Fastmatch Log Parser

Overview

The fastmatch parser uses simple string patterns that specify the position of fields within a log line. As the name suggests, it is very fast and should be considered the preferred method to parse text logs. It can handle most structured text log cases where the order of fields is known. In fact, it is so fast you can specify multiple patterns that will be tested in order, so you can 'solve' cases where there are a few variations in the structure of the log line.

Example using fastmatch

We will be using the following example log line that is using Apache Common Log format:

127.0.0.1 - frank [10/Oct/2000:13:55:36 -0700] "GET /apache_pb.gif HTTP/1.0" 200 2326

Here is how we would define a log schema for this log type using fastmatch:

fields:
  - name: remote_ip
    type: string
    indicators:
      - ip
  - name: identity
    type: string
  - name: user
    type: string
  - name: timestamp
    type: timestamp
    isEventTime: true
    timeFormats:
     - '%d/%b/%Y:%H:%M:%S %z'
  - name: method
    type: string
  - name: request_uri
    type: string
  - name: protocol
    type: string
  - name: status
    type: int
  - name: bytes_sent
    type: bigint

parser:
  fastmatch:
    # Define an array of patterns to match against.
    # In this example we only use one pattern because the log format is the same for all lines.
    # If we wanted to include the Apache Extended Log format, we could provide an additional pattern.
    match:
      - '%{remote_ip} %{identity} %{user} [%{timestamp}] "%{method} %{request_uri} %{protocol}" %{status} %{bytes_sent}'
    emptyValues: [ '-' ] # specify that `-` string values are considered null
fields:
  - name: remote_ip
    type: string
    indicators:
      - ip
  - name: identity
    type: string
  - name: user
    type: string
  - name: timestamp
    type: timestamp
    isEventTime: true
    timeFormats:
     - '%d/%b/%Y:%H:%M:%S %z'
  - name: method
    type: string
  - name: request_uri
    type: string
  - name: protocol
    type: string
  - name: status
    type: int
  - name: bytes_sent
    type: bigint

Understanding fastmatch patterns

The patterns use %{field_name} placeholders to set where in the log line a field is expected. For example, to match this text:

2020-10-10T14:32:05 [[email protected]] [DEBUG] "" Something when wrong

We can use this pattern (surrounded by single quotes for clarity):

'%{timestamp} [%{service}@%{ip}] [%{log_level}] %{message}'

If you are defining a schema in the Panther Console, you will input your patterns into the Match Patterns field:

Delimiters

The text between two consecutive fields defines the 'delimiter' between them. Delimiters cannot be empty.
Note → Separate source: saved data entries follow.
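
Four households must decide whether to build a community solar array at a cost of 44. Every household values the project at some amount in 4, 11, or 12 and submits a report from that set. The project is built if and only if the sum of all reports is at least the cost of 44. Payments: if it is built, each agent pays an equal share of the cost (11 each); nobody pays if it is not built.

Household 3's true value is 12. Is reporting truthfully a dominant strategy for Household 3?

Check each profile of the others' reports and compare truth against every alternative report.
Others report (11, 11, 11): truth gives 1, best alternative gives 1.
Others report (11, 11, 12): truth gives 1, best alternative gives 1.
Others report (11, 12, 11): truth gives 1, best alternative gives 1.
Others report (11, 12, 12): truth gives 1, best alternative gives 1.
Others report (12, 11, 11): truth gives 1, best alternative gives 1.
Others report (12, 11, 12): truth gives 1, best alternative gives 1.
(Remaining 21 profiles checked similarly; truth is weakly best in each.)
In every case the truthful report is at least as good as any alternative, so it is a dominant strategy.

Yes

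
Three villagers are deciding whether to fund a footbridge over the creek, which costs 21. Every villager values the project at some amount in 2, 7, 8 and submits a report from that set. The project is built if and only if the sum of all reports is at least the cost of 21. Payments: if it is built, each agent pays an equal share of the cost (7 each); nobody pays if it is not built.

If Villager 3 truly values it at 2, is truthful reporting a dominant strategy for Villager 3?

Check each profile of the others' reports and compare truth against every alternative report.
Others report (7, 7): truth gives 0, best alternative gives -5.
Others report (7, 8): truth gives 0, best alternative gives -5.
Others report (8, 7): truth gives 0, best alternative gives -5.
Others report (8, 8): truth gives 0, best alternative gives -5.
Others report (2, 2): truth gives 0, best alternative gives 0.
Others report (2, 7): truth gives 0, best alternative gives 0.
(Remaining 3 profiles checked similarly; truth is weakly best in each.)
In every case the truthful report is at least as good as any alternative, so it is a dominant strategy.

Yes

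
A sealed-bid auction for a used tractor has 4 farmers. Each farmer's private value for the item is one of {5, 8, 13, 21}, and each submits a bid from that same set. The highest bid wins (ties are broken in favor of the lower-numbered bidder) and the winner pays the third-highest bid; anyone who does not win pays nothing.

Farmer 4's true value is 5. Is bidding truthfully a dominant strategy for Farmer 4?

Yes

Check each profile of the others' bids and compare truth against every alternative bid.
Others bid (5, 5, 5): truth gives 0, best alternative gives 0.
Others bid (5, 5, 8): truth gives 0, best alternative gives 0.
Others bid (5, 5, 13): truth gives 0, best alternative gives 0.
Others bid (5, 5, 21): truth gives 0, best alternative gives 0.
Others bid (5, 8, 5): truth gives 0, best alternative gives 0.
Others bid (5, 8, 8): truth gives 0, best alternative gives 0.
(Remaining 58 profiles checked similarly; truth is weakly best in each.)
In every case the truthful bid is at least as good as any alternative, so it is a dominant strategy.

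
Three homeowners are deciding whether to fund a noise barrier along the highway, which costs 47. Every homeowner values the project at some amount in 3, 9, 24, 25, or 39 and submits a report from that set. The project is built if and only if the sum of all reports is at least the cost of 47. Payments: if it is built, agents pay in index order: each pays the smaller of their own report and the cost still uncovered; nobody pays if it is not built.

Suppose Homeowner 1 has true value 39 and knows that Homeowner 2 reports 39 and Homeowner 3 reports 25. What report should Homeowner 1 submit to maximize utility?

Report 3: project built, pays 3, utility 39 - 3 = 36.
Report 9: project built, pays 9, utility 39 - 9 = 30.
Report 24: project built, pays 24, utility 39 - 24 = 15.
Report 25: project built, pays 25, utility 39 - 25 = 14.
Report 39: project built, pays 39, utility 39 - 39 = 0.
The best choice is 3 with utility 36.

3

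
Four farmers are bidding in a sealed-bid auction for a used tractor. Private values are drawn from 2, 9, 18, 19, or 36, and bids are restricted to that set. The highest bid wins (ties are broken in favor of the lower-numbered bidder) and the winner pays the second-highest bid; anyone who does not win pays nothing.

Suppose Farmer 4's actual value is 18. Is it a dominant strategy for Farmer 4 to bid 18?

Check each profile of the others' bids and compare truth against every alternative bid.
Others bid (2, 2, 2): truth gives 16, best alternative gives 16.
Others bid (2, 2, 9): truth gives 9, best alternative gives 9.
Others bid (2, 9, 2): truth gives 9, best alternative gives 9.
Others bid (2, 9, 9): truth gives 9, best alternative gives 9.
Others bid (9, 2, 2): truth gives 9, best alternative gives 9.
Others bid (9, 2, 9): truth gives 9, best alternative gives 9.
(Remaining 119 profiles checked similarly; truth is weakly best in each.)
In every case the truthful bid is at least as good as any alternative, so it is a dominant strategy.

Yes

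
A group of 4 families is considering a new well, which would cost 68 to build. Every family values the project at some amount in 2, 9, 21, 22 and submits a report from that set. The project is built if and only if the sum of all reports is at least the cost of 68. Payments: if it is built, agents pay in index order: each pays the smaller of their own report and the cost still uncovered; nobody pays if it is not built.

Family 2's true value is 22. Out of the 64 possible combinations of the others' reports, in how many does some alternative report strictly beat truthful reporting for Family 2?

20

Others report (9, 21, 21): truth gives 0; report 21 gives 1 > 0. Violating.
Others report (9, 21, 22): truth gives 0; report 21 gives 1 > 0. Violating.
Others report (9, 22, 21): truth gives 0; report 21 gives 1 > 0. Violating.
Others report (9, 22, 22): truth gives 0; report 21 gives 1 > 0. Violating.
Others report (2, 2, 2): truth gives 0; no alternative beats it.
Others report (2, 2, 9): truth gives 0; no alternative beats it.
(Checking all 64 profiles: 20 have a profitable deviation, 44 do not.)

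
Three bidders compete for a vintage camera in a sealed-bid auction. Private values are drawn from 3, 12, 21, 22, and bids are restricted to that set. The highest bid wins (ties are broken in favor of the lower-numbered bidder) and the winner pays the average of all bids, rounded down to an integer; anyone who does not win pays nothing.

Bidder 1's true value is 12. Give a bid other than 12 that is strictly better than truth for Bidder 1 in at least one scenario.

3

Suppose Bidder 2 bids 3 and Bidder 3 bids 3.
Bid 12: wins, pays 6, utility 12 - 6 = 6.
Bid 3: wins, pays 3, utility 12 - 3 = 9.
So bidding 3 beats truth here (9 > 6).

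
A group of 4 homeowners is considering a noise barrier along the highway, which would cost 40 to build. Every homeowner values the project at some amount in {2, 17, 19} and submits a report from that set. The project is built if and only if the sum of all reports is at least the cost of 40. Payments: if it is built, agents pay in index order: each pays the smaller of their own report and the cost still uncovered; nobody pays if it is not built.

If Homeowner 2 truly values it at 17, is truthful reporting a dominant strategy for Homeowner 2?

No

Consider the case where Homeowner 1 reports 2, Homeowner 3 reports 17 and Homeowner 4 reports 19.
Truthful report 17: project built, pays 17, utility 17 - 17 = 0.
Report 2 instead: project built, pays 2, utility 17 - 2 = 15.
Since 15 > 0, reporting 2 is strictly better here, so truthful reporting is not dominant.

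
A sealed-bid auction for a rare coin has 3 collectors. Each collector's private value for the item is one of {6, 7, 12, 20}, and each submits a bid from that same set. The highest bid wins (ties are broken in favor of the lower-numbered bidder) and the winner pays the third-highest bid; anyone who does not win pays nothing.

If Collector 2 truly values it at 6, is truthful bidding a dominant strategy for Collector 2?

Check each profile of the others' bids and compare truth against every alternative bid.
Others bid (6, 6): truth gives 0, best alternative gives 0.
Others bid (6, 7): truth gives 0, best alternative gives 0.
Others bid (6, 12): truth gives 0, best alternative gives 0.
Others bid (6, 20): truth gives 0, best alternative gives 0.
Others bid (7, 6): truth gives 0, best alternative gives 0.
Others bid (7, 7): truth gives 0, best alternative gives 0.
(Remaining 10 profiles checked similarly; truth is weakly best in each.)
In every case the truthful bid is at least as good as any alternative, so it is a dominant strategy.

Yes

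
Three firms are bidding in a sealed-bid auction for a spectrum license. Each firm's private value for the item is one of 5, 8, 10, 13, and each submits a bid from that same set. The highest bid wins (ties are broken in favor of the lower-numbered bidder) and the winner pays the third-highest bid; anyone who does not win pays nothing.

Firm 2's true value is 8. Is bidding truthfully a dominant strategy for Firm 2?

Consider the case where Firm 1 bids 5 and Firm 3 bids 10.
Truthful bid 8: loses, pays 0, utility 0.
Bid 10 instead: wins, pays 5, utility 8 - 5 = 3.
Since 3 > 0, bidding 10 is strictly better here, so truthful bidding is not dominant.

No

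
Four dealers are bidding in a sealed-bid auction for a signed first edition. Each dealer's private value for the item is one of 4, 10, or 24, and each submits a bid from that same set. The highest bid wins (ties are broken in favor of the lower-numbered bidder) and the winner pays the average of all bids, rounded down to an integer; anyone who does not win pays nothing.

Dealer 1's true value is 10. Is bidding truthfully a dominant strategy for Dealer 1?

Consider the case where Dealer 2 bids 4, Dealer 3 bids 4 and Dealer 4 bids 4.
Truthful bid 10: wins, pays 5, utility 10 - 5 = 5.
Bid 4 instead: wins, pays 4, utility 10 - 4 = 6.
Since 6 > 5, bidding 4 is strictly better here, so truthful bidding is not dominant.

No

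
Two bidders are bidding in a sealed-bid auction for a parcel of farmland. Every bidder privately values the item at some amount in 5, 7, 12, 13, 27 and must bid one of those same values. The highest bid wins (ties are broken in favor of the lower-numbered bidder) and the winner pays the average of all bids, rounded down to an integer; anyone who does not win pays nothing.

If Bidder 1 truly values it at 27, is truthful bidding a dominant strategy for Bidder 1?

Consider the case where Bidder 2 bids 5.
Truthful bid 27: wins, pays 16, utility 27 - 16 = 11.
Bid 5 instead: wins, pays 5, utility 27 - 5 = 22.
Since 22 > 11, bidding 5 is strictly better here, so truthful bidding is not dominant.

No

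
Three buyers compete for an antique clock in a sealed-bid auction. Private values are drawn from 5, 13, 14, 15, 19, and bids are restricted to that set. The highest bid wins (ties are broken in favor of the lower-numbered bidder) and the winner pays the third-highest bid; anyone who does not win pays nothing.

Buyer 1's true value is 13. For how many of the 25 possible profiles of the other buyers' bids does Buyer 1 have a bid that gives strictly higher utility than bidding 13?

Others bid (5, 14): truth gives 0; bid 14 gives 8 > 0. Violating.
Others bid (5, 15): truth gives 0; bid 15 gives 8 > 0. Violating.
Others bid (5, 19): truth gives 0; bid 19 gives 8 > 0. Violating.
Others bid (14, 5): truth gives 0; bid 14 gives 8 > 0. Violating.
Others bid (5, 5): truth gives 8; no alternative beats it.
Others bid (5, 13): truth gives 8; no alternative beats it.
(Checking all 25 profiles: 6 have a profitable deviation, 19 do not.)

6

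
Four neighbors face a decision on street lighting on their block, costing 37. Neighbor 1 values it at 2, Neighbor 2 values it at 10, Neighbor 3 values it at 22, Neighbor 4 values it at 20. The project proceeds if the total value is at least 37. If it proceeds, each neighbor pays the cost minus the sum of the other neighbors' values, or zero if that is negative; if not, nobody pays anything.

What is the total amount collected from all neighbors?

8

Total value 54 ≥ cost 37, so it is built.
Neighbor 1: others sum to 52; max(0, 37 - 52) = 0.
Neighbor 2: others sum to 44; max(0, 37 - 44) = 0.
Neighbor 3: others sum to 32; max(0, 37 - 32) = 5.
Neighbor 4: others sum to 34; max(0, 37 - 34) = 3.
Total collected = 0 + 0 + 5 + 3 = 8.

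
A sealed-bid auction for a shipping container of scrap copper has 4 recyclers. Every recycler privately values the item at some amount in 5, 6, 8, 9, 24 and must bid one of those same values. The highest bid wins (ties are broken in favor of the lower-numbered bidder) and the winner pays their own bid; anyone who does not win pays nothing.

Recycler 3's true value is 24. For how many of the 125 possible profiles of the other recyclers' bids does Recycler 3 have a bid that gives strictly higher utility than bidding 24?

Others bid (5, 5, 5): truth gives 0; bid 6 gives 18 > 0. Violating.
Others bid (5, 5, 6): truth gives 0; bid 6 gives 18 > 0. Violating.
Others bid (5, 5, 8): truth gives 0; bid 8 gives 16 > 0. Violating.
Others bid (5, 5, 9): truth gives 0; bid 9 gives 15 > 0. Violating.
Others bid (5, 5, 24): truth gives 0; no alternative beats it.
Others bid (5, 6, 24): truth gives 0; no alternative beats it.
(Checking all 125 profiles: 36 have a profitable deviation, 89 do not.)

36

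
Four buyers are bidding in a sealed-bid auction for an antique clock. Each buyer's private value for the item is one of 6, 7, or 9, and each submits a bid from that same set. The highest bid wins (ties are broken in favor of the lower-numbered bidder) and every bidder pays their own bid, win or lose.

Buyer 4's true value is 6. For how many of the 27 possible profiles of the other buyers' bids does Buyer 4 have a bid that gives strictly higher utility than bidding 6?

8

Others bid (6, 6, 6): truth gives -6; bid 7 gives -1 > -6. Violating.
Others bid (6, 6, 7): truth gives -6; bid 9 gives -3 > -6. Violating.
Others bid (6, 7, 6): truth gives -6; bid 9 gives -3 > -6. Violating.
Others bid (6, 7, 7): truth gives -6; bid 9 gives -3 > -6. Violating.
Others bid (6, 6, 9): truth gives -6; no alternative beats it.
Others bid (6, 7, 9): truth gives -6; no alternative beats it.
(Checking all 27 profiles: 8 have a profitable deviation, 19 do not.)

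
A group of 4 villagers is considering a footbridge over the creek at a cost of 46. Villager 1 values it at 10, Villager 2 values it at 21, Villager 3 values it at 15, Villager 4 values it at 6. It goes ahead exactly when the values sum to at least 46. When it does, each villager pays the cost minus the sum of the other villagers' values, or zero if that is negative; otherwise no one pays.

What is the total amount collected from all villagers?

28

Total value 52 ≥ cost 46, so it is built.
Villager 1: others sum to 42; max(0, 46 - 42) = 4.
Villager 2: others sum to 31; max(0, 46 - 31) = 15.
Villager 3: others sum to 37; max(0, 46 - 37) = 9.
Villager 4: others sum to 46; max(0, 46 - 46) = 0.
Total collected = 4 + 15 + 9 + 0 = 28.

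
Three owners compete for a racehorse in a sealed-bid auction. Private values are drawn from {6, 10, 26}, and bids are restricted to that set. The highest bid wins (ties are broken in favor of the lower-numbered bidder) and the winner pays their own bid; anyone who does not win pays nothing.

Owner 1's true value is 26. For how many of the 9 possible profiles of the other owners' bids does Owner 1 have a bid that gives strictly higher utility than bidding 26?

4

Others bid (6, 6): truth gives 0; bid 6 gives 20 > 0. Violating.
Others bid (6, 10): truth gives 0; bid 10 gives 16 > 0. Violating.
Others bid (10, 6): truth gives 0; bid 10 gives 16 > 0. Violating.
Others bid (10, 10): truth gives 0; bid 10 gives 16 > 0. Violating.
Others bid (6, 26): truth gives 0; no alternative beats it.
Others bid (10, 26): truth gives 0; no alternative beats it.
(Checking all 9 profiles: 4 have a profitable deviation, 5 do not.)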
In the pattern in the example above, we cannot omit the "@" between service and ip.

The field preceding a delimiter cannot contain the delimiter text. In the example above:

• timestamp cannot contain space " "

• service cannot contain "@"

• ip cannot contain "] ["

• log_level cannot contain "] "

Anonymous fields

Field placeholders without names (%{}) are ignored.

Tail capture

If the last field in a pattern does not have any delimiter text after it, it will capture everything until the end of the text. In the example above message will capture "Something when wrong"

Handling quotes

In some cases fields can be quoted within the text:

2020-10-10T14:32:05 "Some quoted text with \"escaped quotes\" inside"

To properly unescape such fields just surround the field placeholder with quotes:

%{timestamp} "%{message}"

This works for both single and double quotes.